Autre sujet, la fiscalité. S’il a lui-même pointé du doigt de manière dramatique le problème de la dette et des dépenses publiques, le chef du gouvernement ne s’est pas exprimé dans sa déclaration de politique générale sur un nouvel impôt sur la grande fortune, visant à remplacer la Contribution différentielle sur les hauts revenus (CDHR). Il n’a pas non plus clairement indiqué que les impôts sur les ménages seraient maintenus au même niveau. Plus sérieusement, il a laissé entendre que certaines dépenses de santé allaient augmenter… obligeant son ministre des Comptes publics à corriger vigoureusement le tir dès le lendemain. Mais comme disait Queuille « Les promesses n’engagent que ceux qui les écoutent. ».
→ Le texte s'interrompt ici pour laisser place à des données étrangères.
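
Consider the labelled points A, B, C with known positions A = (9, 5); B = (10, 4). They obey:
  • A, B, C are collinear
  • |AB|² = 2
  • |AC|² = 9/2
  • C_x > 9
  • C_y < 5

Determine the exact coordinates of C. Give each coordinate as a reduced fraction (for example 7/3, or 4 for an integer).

1. C_x = 21/2  [[A, B, C are collinear ⇒ 1x+1y-14=0] ∩ [|C−(9, 5)|²=9/2]]
2. C_y = 7/2  [[A, B, C are collinear ⇒ 1x+1y-14=0] ∩ [|C−(9, 5)|²=9/2]]
   so C = (21/2, 7/2)

C = (21/2, 7/2)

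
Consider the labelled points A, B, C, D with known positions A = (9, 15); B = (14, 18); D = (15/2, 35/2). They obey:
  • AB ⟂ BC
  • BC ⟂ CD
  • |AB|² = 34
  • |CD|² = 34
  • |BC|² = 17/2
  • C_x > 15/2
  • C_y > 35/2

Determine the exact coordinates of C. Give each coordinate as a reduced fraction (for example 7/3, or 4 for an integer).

C = (25/2, 41/2)

1. C_x = 25/2  [[AB ⟂ BC ⇒ 5x+3y-124=0] ∩ [|C−(15/2, 35/2)|²=34]]
2. C_y = 41/2  [[AB ⟂ BC ⇒ 5x+3y-124=0] ∩ [|C−(15/2, 35/2)|²=34]]
   so C = (25/2, 41/2)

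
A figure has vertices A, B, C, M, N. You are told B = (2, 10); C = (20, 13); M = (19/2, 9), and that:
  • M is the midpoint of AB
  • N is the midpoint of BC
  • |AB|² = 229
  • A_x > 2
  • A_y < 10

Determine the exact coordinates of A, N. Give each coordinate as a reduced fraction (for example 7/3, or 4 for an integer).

1. A_x = 17  [A = 2·M−B = 2·(19/2, 9)−(2, 10)]
2. A_y = 8  [A = 2·M−B = 2·(19/2, 9)−(2, 10)]
   so A = (17, 8)
3. N_x = 11  [2·N = B+C = (2, 10)+(20, 13)]
4. N_y = 23/2  [2·N = B+C = (2, 10)+(20, 13)]
   so N = (11, 23/2)

A = (17, 8)
N = (11, 23/2)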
Cette politique d’imbroglio se comprend par la volonté du Premier ministre de solidifier ses bases pour durer. Mais plutôt que de lorgner sur le petit père Queuille, en ressuscitant le passage proportionnel qui a fait tant de mal à la France, le Premier ministre devrait relire la biographie qu’il a lui-même écrite, celle du bon roi Henri.
Henri IV et son panache blanc, c’est la volonté de rassembler autour de sa personne une France divisée par les luttes confessionnelles ; celui de faire des concessions avec ses ennemis jurés (Paris vaut bien une messe) ; celui enfin de lutter pour une vie meilleure pour ses sujets (le fameux poulet au pot). C’est aussi un roi voyageur : Henri IV a tellement voyagé à travers la France qu’il est incontestablement le roi de France qui a le mieux connu son royaume.
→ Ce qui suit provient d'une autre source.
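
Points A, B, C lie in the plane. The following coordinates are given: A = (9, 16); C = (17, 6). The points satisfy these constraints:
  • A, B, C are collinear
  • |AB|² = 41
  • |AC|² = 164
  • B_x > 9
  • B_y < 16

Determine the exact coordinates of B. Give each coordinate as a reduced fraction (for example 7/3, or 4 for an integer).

B = (13, 11)

1. B_x = 13  [[A, B, C are collinear ⇒ -10x-8y+218=0] ∩ [|B−(9, 16)|²=41]]
2. B_y = 11  [[A, B, C are collinear ⇒ -10x-8y+218=0] ∩ [|B−(9, 16)|²=41]]
   so B = (13, 11)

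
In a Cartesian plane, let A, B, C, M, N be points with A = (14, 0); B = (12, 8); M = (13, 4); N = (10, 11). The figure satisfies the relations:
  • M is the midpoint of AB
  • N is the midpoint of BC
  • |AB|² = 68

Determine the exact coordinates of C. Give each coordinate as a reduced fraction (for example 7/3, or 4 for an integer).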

Si Bayrou veut réunifier la France, et pas seulement sa base, il faut donc aller à la rencontre des électeurs RN et LFI et les réintégrer dans le jeu démocratique. Quittez les chambres fermées du Parlement. Les équilibres budgétaires sont une chose, mais deux priorités sont sur la table : la question de la migration et celle du pouvoir d’achat. La question migratoire mérite une messe. Pour résoudre cette question, il faut renouer avec le peuple via le référendum et récupérer des éléments de souveraineté cédés aux juges. Henri IV converti au catholicisme, François Bayrou doit embrasser le souverainisme.
Le défi du pouvoir d’achat demande du panache : il est urgent de réveiller la France productive par une politique d’industrialisation, d’allègement des normes et de clarification de nos attentes écologiques. L’État doit rompre avec une logique rentière (comme l’a très bien démontré Pierre Vermeren) qui fait ressembler de plus en plus la France à l’URSS défunte. François Bayrou a fréquenté le socialisme girondin : il a embrassé le colbertisme libéral.
C’est à ce prix qu’il deviendra Henri IV ou mettra fin à Henri IVème République.